A Year of Going Deep

It’s an oft-cited complaint: American Christianity is three-thousand miles wide and litte more than an inch deep.  So they say.

The four of us, Anjie, Amy, and Daniel and I sat over dinner last night and re-upped on an old family tradition.  Well, that may be overselling it a bit…we did this particular activity several years running when the kids were little.   It wanted to be a tradition, and we got side-tracked somewhere along the way.  Anyway, last night, we sat and gave it another whirl.

We set goals for 2010.

It will be a busy year, a year of transition for Amy and I.   She’s off to pursue the acting career in New York after she finishes at Cincinnati, and I’m moving back toward the free-lance work that defined my life from 1996-2007.   How will it all shake out?   None of us know, but we’ve got lots of work to do, and most of it exciting and hopeful.

But I suggested a theme for the year, and I’m not sure what they’ll all do with it, but for me, it’s a thought that’s been nagging at me.

Going deep.

My new iPhone is the first piece of technology I’ve picked up since the whole computer craze began well over two decades ago  that I’ve both craved and dreaded.    It’s cool and useful, but it’s a gadget and distracting.  Colors and apps and calls and tweets and games and general megabytes of cool come racing out of that little screen, and life is play all over again.   Which is fine.  But as the choices of buttons to push proliferates, I am just stunned to think of the speed of the choices that must be made.   I turned 50 this year, and for better or worse, the clock of my life is ticking.  Nothing new, but my earthen life is not infinite, and there remain good things to do.  But I have to ask, “Which ones?”  And that perhaps can only be discovered by asking the question that precedes the “doing” inquiry.

Who am I going to be?

I know, at 50, I should have the answer to this down pat.  But if life is a journey, which we all say it is, then there is new terrain up ahead.   My sense is that if God knows me, and knows this being named Jeff He is trying to mold and shape, then I have not yet fully embraced all of His vision, and I still work far too hard on my own.   There is “being” work to be done, and it has to be done in the deep places of soul, prayer, thought, service, and love.

Perhaps the verb for the year should be “to plumb.”   But how to do it?  What does a “deep” day look like?   Is it a particular sort of action, or a particular way of doing a thing?  Is it not “doing” at all?

Just wondering…what would you tell someone who wanted to go deep in 2010?

How about something like…”to will one thing.”

Nothing new in the world…

3 Replies to “A Year of Going Deep”

  1. it’s encouraging to hear that the question, “who am i going to be” can be useful. it sounds like you ask that often before embarking on a new journey.

    I say this because some of the scariest times in my life have been when i’ve had to ask that very question.

    Maybe going deep means embracing that inevitably who you are is more important than what you do.

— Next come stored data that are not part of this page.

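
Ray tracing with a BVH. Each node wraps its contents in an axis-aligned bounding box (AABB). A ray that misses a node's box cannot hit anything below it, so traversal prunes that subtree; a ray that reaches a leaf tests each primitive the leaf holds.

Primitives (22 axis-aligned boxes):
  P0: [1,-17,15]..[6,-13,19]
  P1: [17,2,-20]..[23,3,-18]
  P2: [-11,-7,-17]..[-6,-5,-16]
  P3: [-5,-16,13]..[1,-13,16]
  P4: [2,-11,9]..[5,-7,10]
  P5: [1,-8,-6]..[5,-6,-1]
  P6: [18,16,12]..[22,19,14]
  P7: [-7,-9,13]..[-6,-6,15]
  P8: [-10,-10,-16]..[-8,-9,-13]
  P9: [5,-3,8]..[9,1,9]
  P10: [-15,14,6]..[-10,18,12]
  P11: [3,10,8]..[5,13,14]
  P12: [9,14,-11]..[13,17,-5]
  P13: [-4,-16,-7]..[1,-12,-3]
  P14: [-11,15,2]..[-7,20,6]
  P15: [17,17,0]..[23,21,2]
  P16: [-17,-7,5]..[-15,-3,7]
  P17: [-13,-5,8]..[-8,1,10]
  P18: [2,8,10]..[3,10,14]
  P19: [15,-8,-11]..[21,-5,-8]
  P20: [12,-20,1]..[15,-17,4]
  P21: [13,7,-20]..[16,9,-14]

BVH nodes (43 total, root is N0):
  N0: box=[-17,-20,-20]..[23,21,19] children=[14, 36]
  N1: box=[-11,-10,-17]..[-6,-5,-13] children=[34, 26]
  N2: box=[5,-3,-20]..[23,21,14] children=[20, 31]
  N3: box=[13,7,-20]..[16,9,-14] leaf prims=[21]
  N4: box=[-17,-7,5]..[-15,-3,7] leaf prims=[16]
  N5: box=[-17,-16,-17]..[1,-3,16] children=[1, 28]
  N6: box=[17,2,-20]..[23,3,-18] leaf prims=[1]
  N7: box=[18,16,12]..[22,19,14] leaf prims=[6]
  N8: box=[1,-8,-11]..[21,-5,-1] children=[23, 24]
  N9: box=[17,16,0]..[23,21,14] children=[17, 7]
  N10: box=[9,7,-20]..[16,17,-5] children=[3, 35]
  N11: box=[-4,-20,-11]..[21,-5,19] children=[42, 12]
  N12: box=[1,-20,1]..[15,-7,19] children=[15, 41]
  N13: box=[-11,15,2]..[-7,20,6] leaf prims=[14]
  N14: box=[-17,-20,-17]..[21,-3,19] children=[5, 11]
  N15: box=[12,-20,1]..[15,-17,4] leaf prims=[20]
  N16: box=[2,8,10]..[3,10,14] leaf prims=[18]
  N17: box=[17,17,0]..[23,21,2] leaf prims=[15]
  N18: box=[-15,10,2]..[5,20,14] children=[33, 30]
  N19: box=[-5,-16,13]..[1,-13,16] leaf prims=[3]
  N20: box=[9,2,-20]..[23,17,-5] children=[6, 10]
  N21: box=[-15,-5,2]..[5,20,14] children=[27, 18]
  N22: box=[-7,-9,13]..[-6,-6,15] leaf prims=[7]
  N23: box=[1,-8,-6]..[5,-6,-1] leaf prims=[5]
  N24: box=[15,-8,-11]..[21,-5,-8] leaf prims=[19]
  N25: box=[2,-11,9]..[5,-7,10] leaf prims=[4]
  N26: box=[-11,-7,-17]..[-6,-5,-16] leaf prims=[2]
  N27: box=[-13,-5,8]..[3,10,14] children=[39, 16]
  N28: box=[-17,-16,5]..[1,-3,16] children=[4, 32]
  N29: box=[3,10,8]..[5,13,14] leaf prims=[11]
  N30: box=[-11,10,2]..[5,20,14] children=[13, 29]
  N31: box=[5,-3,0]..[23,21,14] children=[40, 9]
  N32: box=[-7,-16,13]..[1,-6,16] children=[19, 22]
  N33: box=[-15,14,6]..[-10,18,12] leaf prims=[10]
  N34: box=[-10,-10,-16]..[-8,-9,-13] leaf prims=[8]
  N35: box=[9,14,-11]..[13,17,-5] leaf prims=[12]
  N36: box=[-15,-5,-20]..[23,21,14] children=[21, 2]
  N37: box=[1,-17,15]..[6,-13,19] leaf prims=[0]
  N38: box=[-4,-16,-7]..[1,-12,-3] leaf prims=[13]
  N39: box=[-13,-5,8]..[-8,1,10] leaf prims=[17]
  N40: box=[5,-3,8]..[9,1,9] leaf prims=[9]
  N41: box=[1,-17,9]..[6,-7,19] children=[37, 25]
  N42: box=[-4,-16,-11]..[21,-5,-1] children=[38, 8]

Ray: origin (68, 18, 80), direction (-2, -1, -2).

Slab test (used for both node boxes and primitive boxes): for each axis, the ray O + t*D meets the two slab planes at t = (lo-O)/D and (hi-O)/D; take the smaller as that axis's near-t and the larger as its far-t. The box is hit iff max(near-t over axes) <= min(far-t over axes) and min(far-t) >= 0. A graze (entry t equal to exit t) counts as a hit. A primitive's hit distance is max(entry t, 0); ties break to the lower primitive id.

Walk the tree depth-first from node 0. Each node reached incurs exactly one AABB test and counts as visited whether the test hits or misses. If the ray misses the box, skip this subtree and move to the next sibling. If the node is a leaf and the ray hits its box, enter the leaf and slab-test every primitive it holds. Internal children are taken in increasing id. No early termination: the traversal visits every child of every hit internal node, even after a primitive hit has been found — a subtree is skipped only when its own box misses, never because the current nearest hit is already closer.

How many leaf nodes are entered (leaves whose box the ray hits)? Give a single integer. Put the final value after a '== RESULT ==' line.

Walk:
N0 x:[45/2,85/2] y:[-3,38] z:[61/2,50] -> hit [61/2,38], descend [14, 36]
  N14 x:[47/2,85/2] y:[21,38] z:[61/2,97/2] -> hit [61/2,38], descend [5, 11]
    N5 x:[67/2,85/2] y:[21,34] z:[32,97/2] -> hit [67/2,34], descend [1, 28]
      N1 x:[37,79/2] y:[23,28] z:[93/2,97/2] -> miss, prune
      N28 x:[67/2,85/2] y:[21,34] z:[32,75/2] -> hit [67/2,34], descend [4, 32]
        N4 x:[83/2,85/2] y:[21,25] z:[73/2,75/2] -> miss, prune
        N32 x:[67/2,75/2] y:[24,34] z:[32,67/2] -> hit [67/2,67/2], descend [19, 22]
          N19 x:[67/2,73/2] y:[31,34] z:[32,67/2] -> hit [67/2,67/2] leaf, test {P3@t=67/2}
          N22 x:[37,75/2] y:[24,27] z:[65/2,67/2] -> miss, prune
    N11 x:[47/2,36] y:[23,38] z:[61/2,91/2] -> hit [61/2,36], descend [12, 42]
      N12 x:[53/2,67/2] y:[25,38] z:[61/2,79/2] -> hit [61/2,67/2], descend [15, 41]
        N15 x:[53/2,28] y:[35,38] z:[38,79/2] -> miss, prune
        N41 x:[31,67/2] y:[25,35] z:[61/2,71/2] -> hit [31,67/2], descend [25, 37]
          N25 x:[63/2,33] y:[25,29] z:[35,71/2] -> miss, prune
          N37 x:[31,67/2] y:[31,35] z:[61/2,65/2] -> hit [31,65/2] leaf, test {P0@t=31}
      N42 x:[47/2,36] y:[23,34] z:[81/2,91/2] -> miss, prune
  N36 x:[45/2,83/2] y:[-3,23] z:[33,50] -> miss, prune

17 AABB tests over nodes [0, 14, 5, 1, 28, 4, 32, 19, 22, 11, 12, 15, 41, 25, 37, 42, 36]; 2 leaves entered; closest P0.

== RESULT ==
2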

We spend hours, days, months deciding where we’re going to live, what we’re going to eat, how we’re going to advance in our career… Then when the question of who we are arises we grasp at thin air to explain it and often answer with what we’re doing or what we’ve done.

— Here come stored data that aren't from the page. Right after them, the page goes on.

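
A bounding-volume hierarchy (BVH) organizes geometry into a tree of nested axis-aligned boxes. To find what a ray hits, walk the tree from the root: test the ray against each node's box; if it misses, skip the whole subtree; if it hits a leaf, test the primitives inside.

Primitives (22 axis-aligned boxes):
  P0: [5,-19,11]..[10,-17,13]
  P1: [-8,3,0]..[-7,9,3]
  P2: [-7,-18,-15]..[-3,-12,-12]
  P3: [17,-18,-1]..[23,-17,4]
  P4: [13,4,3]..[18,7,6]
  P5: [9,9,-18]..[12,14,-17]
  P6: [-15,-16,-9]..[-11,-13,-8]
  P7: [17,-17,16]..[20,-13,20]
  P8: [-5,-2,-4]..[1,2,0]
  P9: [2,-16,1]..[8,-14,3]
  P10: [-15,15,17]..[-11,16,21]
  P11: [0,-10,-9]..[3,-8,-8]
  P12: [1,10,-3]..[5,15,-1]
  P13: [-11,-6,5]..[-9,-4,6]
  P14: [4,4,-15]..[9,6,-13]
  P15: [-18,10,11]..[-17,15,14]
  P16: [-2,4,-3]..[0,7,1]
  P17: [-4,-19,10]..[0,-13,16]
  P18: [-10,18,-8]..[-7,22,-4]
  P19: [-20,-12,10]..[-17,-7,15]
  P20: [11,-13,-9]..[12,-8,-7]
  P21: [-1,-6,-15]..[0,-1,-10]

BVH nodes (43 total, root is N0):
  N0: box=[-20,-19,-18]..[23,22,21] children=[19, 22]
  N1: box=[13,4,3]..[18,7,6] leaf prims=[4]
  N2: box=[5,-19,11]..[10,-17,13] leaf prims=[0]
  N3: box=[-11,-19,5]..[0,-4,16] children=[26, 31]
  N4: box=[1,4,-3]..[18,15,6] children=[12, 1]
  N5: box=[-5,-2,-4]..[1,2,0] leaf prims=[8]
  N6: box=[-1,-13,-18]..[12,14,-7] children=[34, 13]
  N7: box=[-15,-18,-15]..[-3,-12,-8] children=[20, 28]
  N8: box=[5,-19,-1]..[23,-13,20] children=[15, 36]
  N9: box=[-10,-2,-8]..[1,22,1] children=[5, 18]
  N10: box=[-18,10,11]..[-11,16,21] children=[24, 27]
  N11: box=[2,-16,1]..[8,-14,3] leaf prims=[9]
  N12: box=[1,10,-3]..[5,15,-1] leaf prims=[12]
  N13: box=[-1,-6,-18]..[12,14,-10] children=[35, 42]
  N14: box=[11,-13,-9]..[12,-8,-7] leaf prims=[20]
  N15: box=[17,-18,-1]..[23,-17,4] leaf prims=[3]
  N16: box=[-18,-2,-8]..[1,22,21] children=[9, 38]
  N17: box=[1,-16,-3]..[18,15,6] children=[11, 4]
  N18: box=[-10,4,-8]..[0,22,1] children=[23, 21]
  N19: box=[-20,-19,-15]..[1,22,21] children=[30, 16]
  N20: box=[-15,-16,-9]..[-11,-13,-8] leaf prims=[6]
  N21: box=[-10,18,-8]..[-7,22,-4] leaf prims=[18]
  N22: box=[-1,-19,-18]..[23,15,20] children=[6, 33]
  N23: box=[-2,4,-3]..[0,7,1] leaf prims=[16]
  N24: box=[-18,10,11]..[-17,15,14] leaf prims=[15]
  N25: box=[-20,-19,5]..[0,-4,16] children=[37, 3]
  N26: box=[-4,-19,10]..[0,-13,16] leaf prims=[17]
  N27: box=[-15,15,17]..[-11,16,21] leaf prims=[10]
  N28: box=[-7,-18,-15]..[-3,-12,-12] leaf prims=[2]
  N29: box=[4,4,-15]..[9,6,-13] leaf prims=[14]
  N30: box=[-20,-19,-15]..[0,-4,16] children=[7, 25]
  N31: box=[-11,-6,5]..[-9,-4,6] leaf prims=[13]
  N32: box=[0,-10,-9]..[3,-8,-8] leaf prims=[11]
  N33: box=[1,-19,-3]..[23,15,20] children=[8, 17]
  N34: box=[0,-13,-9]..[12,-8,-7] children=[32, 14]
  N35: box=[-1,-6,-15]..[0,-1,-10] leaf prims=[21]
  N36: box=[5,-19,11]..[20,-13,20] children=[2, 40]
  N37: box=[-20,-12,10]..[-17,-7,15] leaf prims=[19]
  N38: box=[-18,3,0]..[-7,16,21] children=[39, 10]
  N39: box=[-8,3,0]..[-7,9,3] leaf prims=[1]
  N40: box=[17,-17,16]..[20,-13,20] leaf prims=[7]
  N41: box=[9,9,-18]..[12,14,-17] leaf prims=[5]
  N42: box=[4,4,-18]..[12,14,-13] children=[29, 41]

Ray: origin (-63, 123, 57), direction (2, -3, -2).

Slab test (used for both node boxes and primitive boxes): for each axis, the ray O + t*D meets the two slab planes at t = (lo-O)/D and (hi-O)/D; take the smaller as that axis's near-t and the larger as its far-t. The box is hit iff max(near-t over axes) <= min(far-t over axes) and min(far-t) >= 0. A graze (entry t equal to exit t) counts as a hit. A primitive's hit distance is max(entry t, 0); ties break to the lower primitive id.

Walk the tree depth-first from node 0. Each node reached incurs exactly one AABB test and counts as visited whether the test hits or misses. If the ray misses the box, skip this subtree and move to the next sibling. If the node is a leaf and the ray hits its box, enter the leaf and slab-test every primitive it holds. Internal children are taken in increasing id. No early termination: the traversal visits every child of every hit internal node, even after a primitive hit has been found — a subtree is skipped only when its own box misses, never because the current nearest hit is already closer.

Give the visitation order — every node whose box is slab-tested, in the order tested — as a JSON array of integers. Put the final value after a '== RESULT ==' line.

Trace the traversal:
N0 x:[43/2,43] y:[101/3,142/3] z:[18,75/2] -> hit [101/3,75/2], descend [19, 22]
  N19 x:[43/2,32] y:[101/3,142/3] z:[18,36] -> miss, prune
  N22 x:[31,43] y:[36,142/3] z:[37/2,75/2] -> hit [36,75/2], descend [6, 33]
    N6 x:[31,75/2] y:[109/3,136/3] z:[32,75/2] -> hit [109/3,75/2], descend [13, 34]
      N13 x:[31,75/2] y:[109/3,43] z:[67/2,75/2] -> hit [109/3,75/2], descend [35, 42]
        N35 x:[31,63/2] y:[124/3,43] z:[67/2,36] -> miss, prune
        N42 x:[67/2,75/2] y:[109/3,119/3] z:[35,75/2] -> hit [109/3,75/2], descend [29, 41]
          N29 x:[67/2,36] y:[39,119/3] z:[35,36] -> miss, prune
          N41 x:[36,75/2] y:[109/3,38] z:[37,75/2] -> hit [37,75/2] leaf, test {P5@t=37}
      N34 x:[63/2,75/2] y:[131/3,136/3] z:[32,33] -> miss, prune
    N33 x:[32,43] y:[36,142/3] z:[37/2,30] -> miss, prune

Summary -> nodes [0, 19, 22, 6, 13, 35, 42, 29, 41, 34, 33]; box-tests=11; leaf-entries=1; first=P5

== RESULT ==
[0, 19, 22, 6, 13, 35, 42, 29, 41, 34, 33]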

    Maybe who we are is more about what we should do and why.

    i don’t have to feel overwhelmed when faced with that question. maybe i should smile and realize that i’m at the beginning of another part of my journey when i ask, “who am i going to be”


  2. One way I’m attempting this is to revisit a book that has meant a lot to me in the past, The Way of the Heart, by Henri Nouwen. His thoughts on our compulsions, the way we get our sense of self from all the wrong places, and his take on the curatives of solitude, silence and prayer strike me as the place where everything important must begin for me. The book is about 97 pages, but it’s a long, thoughtful read.

  3. Hey Jeff, what happens if you follow the metaphor? Are you a freediver like the ancient spear fishers? Are you diving with a tank? Are you connected to a float by an airtube? Are you in a submarine? What kind of freedom do you need once you’re under? Do you want to explore or sit and observe? I’m always curious to hear if the there’s an answer in the image.